The outlook for 2008 may be uncertain but so far the job market is holding up well and earnings growth remains subdued. The claimant count dropped by 11,100 last month, while the Labour Force Survey measure dipped by 15,000 in the three months to October. Employment rose by 114,000 over the quarter. Earnings growth, meanwhile, dipped from 4.1% to 4% including bonuses, and from 3.7% to 3.6% excluding bonuses. Details here.

Comments

Average earnings are benign, yes. But the source of this looks odd, at least in the October data.

Wage growth (including bonuses) in manufacturing was at its weakest ever. That's right, EVER (well, on record at least). Seems a bit puzzling against the continued strength of manufacturing surveys.

Posted by: Sell Everything at December 12, 2007 02:03 PM

I'd agree that there seems no evidence of crisis from the labour market.

Manufacturing earnings are frequently odd - for a fair portion of the year earnings have been high while manufacturing employment fell - so there is quite a likelihood of compositional factors going on. What I mean is that redundancies tend to occur in firms that have been having problems for a while, and have had lower wage levels than normal for their sector. Therefore redundancies and closures increase average earnings as the surviving firms have higher pay levels. Possible that the converse is true.

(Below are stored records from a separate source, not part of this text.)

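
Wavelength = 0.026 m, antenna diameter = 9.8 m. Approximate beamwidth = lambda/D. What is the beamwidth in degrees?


BW_rad = 0.026 / 9.8 = 0.002653
BW_deg = 0.15 degrees

0.15 degrees


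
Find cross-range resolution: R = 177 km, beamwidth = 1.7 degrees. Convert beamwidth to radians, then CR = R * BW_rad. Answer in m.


BW_rad = 0.029670597
CR = 177000 * 0.029670597 = 5251.7 m

5251.7 m


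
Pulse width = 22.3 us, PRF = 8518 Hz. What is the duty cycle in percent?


DC = 22.3e-6 * 8518 * 100 = 19.0%

19.0%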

The claimant count is really not an economic measure even if it is more up to date than the labour force survey measure - it basically misses out unemployed women, who have just as much impact on earnings rises etc. as unemployed men. Also the claimant count is affected by administrative measures - which have happened in the recent past - a relaunch of the JSA regime that has led to large numbers being turfed off benefit for not doing what they were told in seeking work.

Posted by: paulbiv at December 12, 2007 02:29 PM

True, but the ILO measure of unemployment is also falling, down 74,000 since the peak in August 2006. Admittedly, that's signficantly less than the claimant count would suggest.

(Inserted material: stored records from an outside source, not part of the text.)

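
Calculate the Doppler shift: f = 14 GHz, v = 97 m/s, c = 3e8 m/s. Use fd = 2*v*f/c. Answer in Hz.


fd = 2 * 97 * 14000000000.0 / 3e8 = 9053.3 Hz

9053.3 Hz


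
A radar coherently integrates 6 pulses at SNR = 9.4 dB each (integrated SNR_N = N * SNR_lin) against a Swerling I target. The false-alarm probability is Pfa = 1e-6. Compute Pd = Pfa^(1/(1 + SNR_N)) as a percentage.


SNR_lin = 10^(9.4/10) = 8.70964
SNR_N = 6 * 8.70964 = 52.25784
1/(1 + SNR_N) = 1/53.25784 = 0.0187766
Pd = (1e-6)^0.0187766 = 0.77151
Pd = 77.2%

77.2%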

Your point about manufacturing earnings is interesting. The weekly earnings series shows more subdued wage growth last year and stronger growth now. My understanding is that the weekly earnings series corrects for these compositional effects more often than the average earnings measure. Is that right?

Posted by: Sell Everything at December 12, 2007 02:58 PM

The claimant count number has fallen from 62% of the ILO number to 52% since July 2005 - that's quite a big change, and this is just an extension of a previous relationship. Some of the relationship is administrative changes, but also the increasing labour market participation of women has much to do with it - unemployed women tend not to claim benefits as much as men.

As far as the earnings index is concerned - I think that was one reason why the average weekly earnings figures were introduced, although I haven't read up on the methodologies actually used as opposed to the ones proposed at the time. However, it looks as though the next AWE for manufacturing is going to show a drop - based on the 5.3% monthly increase in July dropping out of the three-month figure - August was 3.9 and Sept 3.0. That looks not too different from the AEI.

However, they do have (in their supplementary tables) some decomposition into wages contribution and employment contribution to earnings growth, but just by public and private sector. If they did that for manufacturing it would answer the question.

Posted by: paulbiv at December 12, 2007 06:38 PM

There is something odd about the manufacturing numbers including bonuses, not least because bonuses aren't usually a big proportion of pay in manufacturing. The ex-bonuses figure looks more or less in line with other data, and the low weight of manufacturing probably means that even the quirkily low number including bonuses will not have had a huge effect on the overall averages.